Ministério Público denuncia tenente-coronel por morte de esposa PM

Reprodução/Redes Sociais
Casal em foto de casamento, com a mulher com efeito translucido - Metrópoles

O Ministério Público de São Paulo (MPSP) denunciou, no fim da manhã desta quarta-eira  (18/3), o tenente-coronel da Polícia Militar (PM) Geraldo Leite Rosa Neto, de 53 anos. A decisão, obtida com exclusividade pelo Metrópoles, corrobora a suspeita de que o oficial é o principal suspeito pelo feminicídio da esposa, a soldado Gisele Alves Santana, há exato um mês.

Geraldo foi preso pela Corregedoria da PM, na manhã desta quarta, em São José dos Campos, interior paulista. O pedido de prisão partiu do Tribunal de Justiça Militar (TJM), que reforça a acusação de que o policial matou a esposa, com um tiro na cabeça, e tentou mudar a cena do crime, para tentar simular um suicídio. O caso ocorreu no apartamento do casal, no Brás, região central de São Paulo, em 18 de fevereiro.

A defesa do oficial afirmou ao Metrópoles que a seu cliente é inocente e que a tese de suicídio segue como principal argumento do tenente-coronel. Ele prestaria depoimento na Corregedoria da PM, de onde passaria por exame de corpo de delito, no Hospital da PM e, após isso encaminhado ao presídio militar Romão Gomes, na zona norte paulistana —  onde ele será submetido, via chamada de vídeo, à audiência de custódia do TJM.

 

A prisão do oficial antecipou decisão do Tribunal de Justiça de São Paulo (TJSP), para o qual a Polícia Civil havia solicitado a prisão de Geraldo Neto, nessa terça-feira (17/3). A Justiça não havia se manifestado sobre o pedido até a publicação desta reportagem.

A necessidade do pedido de prisão, feito pela Polícia Civil,  ocorre após o avanço das investigações conduzidas pelo 8º Distrito Policial (Brás), que analisaram laudos periciais, depoimentos de testemunhas e registros das primeiras horas após o disparo que atingiu a policial militar. Segundo os investigadores, os elementos reunidos indicam que a dinâmica do caso não é compatível com a versão apresentada pelo oficial – que, desde o início, sustentava que a esposa teria cometido suicídio.

O dia do disparo

Gisele foi encontrada gravemente ferida na manhã de 18 de fevereiro, dentro do apartamento onde vivia com o marido. Ela foi socorrida por equipes do Corpo de Bombeiros e levada pelo helicóptero Águia da PM ao Hospital das Clínicas, onde morreu horas depois, em decorrência de traumatismo cranioencefálico provocado por disparo de arma de fogo, conforme o atestado de óbito.

Desde o início da investigação, depoimentos colhidos pela polícia e registros das primeiras horas após o tiro passaram a levantar dúvidas sobre a narrativa apresentada pelo coronel.

Socorristas e a cena no corredor

Socorristas relataram que encontraram o oficial no corredor do prédio quando chegaram ao local, enquanto a vítima estava caída na sala do apartamento, com grande quantidade de sangue na região da cabeça.

Testemunhas também afirmaram não ter visto manchas de sangue nas mãos ou nas roupas do militar, detalhe que passou a ser analisado pelos investigadores.

Intervalo entre o tiro e o pedido de socorro

Outro elemento considerado pelos investigadores foi o intervalo entre o disparo ouvido por vizinhos e as ligações feitas pelo coronel às centrais de emergência.
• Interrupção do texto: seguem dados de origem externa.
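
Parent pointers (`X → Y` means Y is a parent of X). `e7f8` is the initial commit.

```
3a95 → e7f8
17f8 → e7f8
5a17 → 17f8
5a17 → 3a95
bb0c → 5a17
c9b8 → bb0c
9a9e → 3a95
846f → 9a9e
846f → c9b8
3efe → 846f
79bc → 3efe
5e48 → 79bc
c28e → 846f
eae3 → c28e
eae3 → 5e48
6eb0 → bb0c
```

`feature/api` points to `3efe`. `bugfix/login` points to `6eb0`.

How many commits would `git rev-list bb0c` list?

5

Walking parent pointers from bb0c: reachable set = {17f8, 3a95, 5a17, bb0c, e7f8}.
That is 5 commits.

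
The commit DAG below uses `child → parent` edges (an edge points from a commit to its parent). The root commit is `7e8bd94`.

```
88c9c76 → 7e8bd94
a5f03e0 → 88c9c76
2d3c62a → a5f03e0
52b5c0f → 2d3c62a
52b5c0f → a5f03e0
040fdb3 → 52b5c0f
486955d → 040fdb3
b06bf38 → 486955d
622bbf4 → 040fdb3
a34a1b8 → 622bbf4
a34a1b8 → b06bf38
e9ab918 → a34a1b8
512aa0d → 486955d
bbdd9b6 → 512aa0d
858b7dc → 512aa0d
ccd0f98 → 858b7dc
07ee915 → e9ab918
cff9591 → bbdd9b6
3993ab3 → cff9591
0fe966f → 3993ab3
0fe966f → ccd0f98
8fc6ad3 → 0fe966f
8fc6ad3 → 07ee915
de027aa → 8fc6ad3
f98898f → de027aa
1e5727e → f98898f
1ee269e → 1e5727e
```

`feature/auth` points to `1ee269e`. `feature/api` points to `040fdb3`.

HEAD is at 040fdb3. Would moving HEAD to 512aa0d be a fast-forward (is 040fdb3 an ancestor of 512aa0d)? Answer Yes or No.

A fast-forward from 040fdb3 to 512aa0d is possible iff 040fdb3 is an ancestor of 512aa0d.
Ancestors of 512aa0d: {040fdb3, 2d3c62a, 486955d, 512aa0d, 52b5c0f, 7e8bd94, 88c9c76, a5f03e0}.
040fdb3 is among them, so fast-forward is possible.

Yes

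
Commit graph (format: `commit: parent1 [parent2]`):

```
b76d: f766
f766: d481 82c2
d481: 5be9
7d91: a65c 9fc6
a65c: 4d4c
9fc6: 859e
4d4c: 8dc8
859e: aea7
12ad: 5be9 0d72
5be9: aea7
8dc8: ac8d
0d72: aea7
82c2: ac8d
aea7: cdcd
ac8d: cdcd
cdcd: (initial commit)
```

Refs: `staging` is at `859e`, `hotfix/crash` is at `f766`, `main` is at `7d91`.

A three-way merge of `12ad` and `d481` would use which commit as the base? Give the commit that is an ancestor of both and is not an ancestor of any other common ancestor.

5be9

Ancestors of 12ad: {0d72, 12ad, 5be9, aea7, cdcd}.
Ancestors of d481: {5be9, aea7, cdcd, d481}.
Common ancestors: {5be9, aea7, cdcd}.
Among these, 5be9 is not an ancestor of any other common ancestor — it is the merge base.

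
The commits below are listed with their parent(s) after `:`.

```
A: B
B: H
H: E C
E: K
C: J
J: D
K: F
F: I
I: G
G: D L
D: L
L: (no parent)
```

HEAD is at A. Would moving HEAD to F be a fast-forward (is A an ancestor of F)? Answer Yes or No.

A fast-forward from A to F is possible iff A is an ancestor of F.
Ancestors of F: {D, F, G, I, L}.
A is not among them, so fast-forward is not possible.

No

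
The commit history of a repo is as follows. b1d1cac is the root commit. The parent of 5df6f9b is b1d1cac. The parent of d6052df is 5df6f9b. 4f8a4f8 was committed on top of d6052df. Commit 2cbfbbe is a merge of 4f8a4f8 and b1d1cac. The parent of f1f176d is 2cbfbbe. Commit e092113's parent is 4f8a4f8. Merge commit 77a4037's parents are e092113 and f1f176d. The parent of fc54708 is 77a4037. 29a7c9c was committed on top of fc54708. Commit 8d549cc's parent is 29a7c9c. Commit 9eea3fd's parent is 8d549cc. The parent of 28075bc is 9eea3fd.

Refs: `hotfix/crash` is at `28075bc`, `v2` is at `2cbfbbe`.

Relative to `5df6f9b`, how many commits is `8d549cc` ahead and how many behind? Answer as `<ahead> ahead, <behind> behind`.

9 ahead, 0 behind

Reachable from 8d549cc: {29a7c9c, 2cbfbbe, 4f8a4f8, 5df6f9b, 77a4037, 8d549cc, b1d1cac, d6052df, e092113, f1f176d, fc54708}.
Reachable from 5df6f9b: {5df6f9b, b1d1cac}.
Only in 8d549cc's history (ahead): {29a7c9c, 2cbfbbe, 4f8a4f8, 77a4037, 8d549cc, d6052df, e092113, f1f176d, fc54708} — 9.
Only in 5df6f9b's history (behind): {} — 0.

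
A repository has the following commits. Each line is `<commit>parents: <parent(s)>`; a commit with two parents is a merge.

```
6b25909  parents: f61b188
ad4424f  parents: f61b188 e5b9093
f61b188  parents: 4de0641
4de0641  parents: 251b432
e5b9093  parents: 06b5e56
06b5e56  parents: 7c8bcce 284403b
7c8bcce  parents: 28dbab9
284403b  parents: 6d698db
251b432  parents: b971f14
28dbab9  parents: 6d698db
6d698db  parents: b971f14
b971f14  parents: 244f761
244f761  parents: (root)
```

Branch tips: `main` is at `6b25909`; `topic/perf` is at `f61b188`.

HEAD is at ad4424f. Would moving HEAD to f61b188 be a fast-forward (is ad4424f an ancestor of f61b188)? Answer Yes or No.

A fast-forward from ad4424f to f61b188 is possible iff ad4424f is an ancestor of f61b188.
Ancestors of f61b188: {244f761, 251b432, 4de0641, b971f14, f61b188}.
ad4424f is not among them, so fast-forward is not possible.

No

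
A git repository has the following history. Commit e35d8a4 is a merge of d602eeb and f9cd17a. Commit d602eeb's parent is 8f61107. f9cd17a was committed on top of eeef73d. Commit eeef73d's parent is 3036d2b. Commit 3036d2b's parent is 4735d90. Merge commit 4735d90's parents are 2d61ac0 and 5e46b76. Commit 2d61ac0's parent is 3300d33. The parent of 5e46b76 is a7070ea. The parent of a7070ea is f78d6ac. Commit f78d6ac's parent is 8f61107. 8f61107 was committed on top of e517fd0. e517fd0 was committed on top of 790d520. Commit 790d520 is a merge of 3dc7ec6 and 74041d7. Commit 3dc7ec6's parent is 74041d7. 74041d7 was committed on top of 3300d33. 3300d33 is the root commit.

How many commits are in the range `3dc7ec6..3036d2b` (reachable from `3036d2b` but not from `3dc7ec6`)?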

Uma moradora do mesmo andar afirmou ter sido acordada por um forte estrondo por volta de 7h28, enquanto o primeiro telefonema registrado pelo oficial, solicitando socorro, ocorreu às 7h57.

Visita de desembargador

As investigações também apontaram movimentações incomuns no apartamento após o episódio.

Imagens de câmeras de segurança mostram que o desembargador Marco Antônio Pinheiro Machado Cogan, amigo do coronel, foi ao prédio e chegou a entrar no apartamento, acompanhado do oficial, após a retirada da vítima (assista abaixo). O local ainda não havia sido periciado.
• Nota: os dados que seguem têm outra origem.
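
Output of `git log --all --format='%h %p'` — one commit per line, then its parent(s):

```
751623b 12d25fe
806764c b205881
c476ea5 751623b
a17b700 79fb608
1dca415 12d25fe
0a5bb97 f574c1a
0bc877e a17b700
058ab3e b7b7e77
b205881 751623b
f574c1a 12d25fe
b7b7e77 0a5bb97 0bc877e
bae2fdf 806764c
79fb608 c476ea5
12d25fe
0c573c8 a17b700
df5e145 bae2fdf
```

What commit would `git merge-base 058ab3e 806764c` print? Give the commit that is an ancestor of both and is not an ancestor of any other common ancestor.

751623b

Ancestors of 058ab3e: {058ab3e, 0a5bb97, 0bc877e, 12d25fe, 751623b, 79fb608, a17b700, b7b7e77, c476ea5, f574c1a}.
Ancestors of 806764c: {12d25fe, 751623b, 806764c, b205881}.
Common ancestors: {12d25fe, 751623b}.
Among these, 751623b is not an ancestor of any other common ancestor — it is the merge base.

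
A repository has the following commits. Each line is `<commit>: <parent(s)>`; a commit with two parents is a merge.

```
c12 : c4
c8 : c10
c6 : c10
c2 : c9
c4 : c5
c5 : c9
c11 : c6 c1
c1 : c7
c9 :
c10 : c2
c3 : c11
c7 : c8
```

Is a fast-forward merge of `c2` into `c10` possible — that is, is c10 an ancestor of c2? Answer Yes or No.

A fast-forward from c10 to c2 is possible iff c10 is an ancestor of c2.
Ancestors of c2: {c2, c9}.
c10 is not among them, so fast-forward is not possible.

No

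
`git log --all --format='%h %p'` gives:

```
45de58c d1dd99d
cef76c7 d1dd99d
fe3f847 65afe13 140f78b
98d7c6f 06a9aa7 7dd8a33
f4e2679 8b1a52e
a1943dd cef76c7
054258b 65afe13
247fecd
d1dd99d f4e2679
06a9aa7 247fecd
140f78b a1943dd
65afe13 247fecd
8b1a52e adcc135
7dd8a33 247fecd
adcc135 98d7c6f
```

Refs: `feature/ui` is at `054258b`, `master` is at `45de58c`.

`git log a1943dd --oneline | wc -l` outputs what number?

10

Walking parent pointers from a1943dd: reachable set = {06a9aa7, 247fecd, 7dd8a33, 8b1a52e, 98d7c6f, a1943dd, adcc135, cef76c7, d1dd99d, f4e2679}.
That is 10 commits.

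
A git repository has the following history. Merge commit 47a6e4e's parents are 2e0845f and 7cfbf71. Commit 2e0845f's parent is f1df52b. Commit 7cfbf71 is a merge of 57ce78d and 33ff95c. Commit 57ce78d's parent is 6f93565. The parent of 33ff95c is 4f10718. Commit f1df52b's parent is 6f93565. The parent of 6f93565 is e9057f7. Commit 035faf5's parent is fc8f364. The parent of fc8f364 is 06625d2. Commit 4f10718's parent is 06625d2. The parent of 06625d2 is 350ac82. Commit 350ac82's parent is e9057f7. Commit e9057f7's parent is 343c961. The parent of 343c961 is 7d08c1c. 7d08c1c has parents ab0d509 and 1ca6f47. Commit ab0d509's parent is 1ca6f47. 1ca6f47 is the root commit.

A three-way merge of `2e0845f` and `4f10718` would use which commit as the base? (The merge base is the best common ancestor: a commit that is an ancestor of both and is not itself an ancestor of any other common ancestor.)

Ancestors of 2e0845f: {1ca6f47, 2e0845f, 343c961, 6f93565, 7d08c1c, ab0d509, e9057f7, f1df52b}.
Ancestors of 4f10718: {06625d2, 1ca6f47, 343c961, 350ac82, 4f10718, 7d08c1c, ab0d509, e9057f7}.
Common ancestors: {1ca6f47, 343c961, 7d08c1c, ab0d509, e9057f7}.
Among these, e9057f7 is not an ancestor of any other common ancestor — it is the merge base.

e9057f7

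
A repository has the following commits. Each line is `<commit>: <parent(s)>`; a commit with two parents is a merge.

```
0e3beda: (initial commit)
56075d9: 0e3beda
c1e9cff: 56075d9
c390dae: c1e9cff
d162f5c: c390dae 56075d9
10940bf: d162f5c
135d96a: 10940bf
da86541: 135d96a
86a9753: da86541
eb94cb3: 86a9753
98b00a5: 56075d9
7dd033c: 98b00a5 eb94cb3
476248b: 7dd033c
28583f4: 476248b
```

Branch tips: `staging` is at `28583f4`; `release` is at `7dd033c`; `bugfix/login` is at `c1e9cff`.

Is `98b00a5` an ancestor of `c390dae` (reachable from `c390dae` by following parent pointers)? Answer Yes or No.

No

Ancestors of c390dae: {0e3beda, 56075d9, c1e9cff, c390dae}.
98b00a5 is not in that set, so it is not an ancestor of c390dae.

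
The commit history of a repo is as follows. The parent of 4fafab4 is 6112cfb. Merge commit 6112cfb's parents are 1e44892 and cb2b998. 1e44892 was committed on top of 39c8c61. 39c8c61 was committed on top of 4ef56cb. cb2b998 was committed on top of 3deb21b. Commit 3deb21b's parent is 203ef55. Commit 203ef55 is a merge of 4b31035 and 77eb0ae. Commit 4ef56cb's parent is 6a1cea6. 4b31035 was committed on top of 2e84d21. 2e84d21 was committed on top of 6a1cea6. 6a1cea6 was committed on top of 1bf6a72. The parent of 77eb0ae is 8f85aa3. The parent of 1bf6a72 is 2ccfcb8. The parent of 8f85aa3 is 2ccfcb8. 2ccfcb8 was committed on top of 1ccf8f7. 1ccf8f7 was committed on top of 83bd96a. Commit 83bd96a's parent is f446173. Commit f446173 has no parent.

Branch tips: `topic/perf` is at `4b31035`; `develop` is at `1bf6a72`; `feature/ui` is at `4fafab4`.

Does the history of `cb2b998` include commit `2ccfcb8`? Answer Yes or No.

Yes

Ancestors of cb2b998 (commits reachable by following parents): {1bf6a72, 1ccf8f7, 203ef55, 2ccfcb8, 2e84d21, 3deb21b, 4b31035, 6a1cea6, 77eb0ae, 83bd96a, 8f85aa3, cb2b998, f446173}.
2ccfcb8 is in that set, so it is an ancestor of cb2b998.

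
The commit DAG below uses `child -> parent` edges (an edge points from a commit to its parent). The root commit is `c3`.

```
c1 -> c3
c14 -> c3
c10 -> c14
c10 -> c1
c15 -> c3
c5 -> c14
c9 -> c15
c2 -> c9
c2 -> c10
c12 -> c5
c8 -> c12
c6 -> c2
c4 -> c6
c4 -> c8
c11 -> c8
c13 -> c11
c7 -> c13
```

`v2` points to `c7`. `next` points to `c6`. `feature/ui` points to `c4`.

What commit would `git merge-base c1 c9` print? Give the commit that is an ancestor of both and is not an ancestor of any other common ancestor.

Ancestors of c1: {c1, c3}.
Ancestors of c9: {c15, c3, c9}.
Common ancestors: {c3}.
The only common ancestor is c3, so it is the merge base.

c3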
Depoimentos indicam ainda que o coronel tomou banho e trocou de roupa antes de deixar o imóvel, comportamento que também passou a ser analisado no curso das investigações.

Conclusão da perícia

Com o avanço das análises periciais e a reconstituição da sequência de acontecimentos dentro do imóvel, a Polícia Civil concluiu que a dinâmica do disparo não corresponde à hipótese de suicídio inicialmente apresentada.

Com base nesse conjunto de elementos, a Justiça autorizou a prisão do tenente-coronel, que passou a responder pela morte da policial militar.

O caso segue sob investigação do 8º DP, que ainda reúne novos elementos periciais e depoimentos para esclarecer completamente as circunstâncias da morte de Gisele Alves Santana.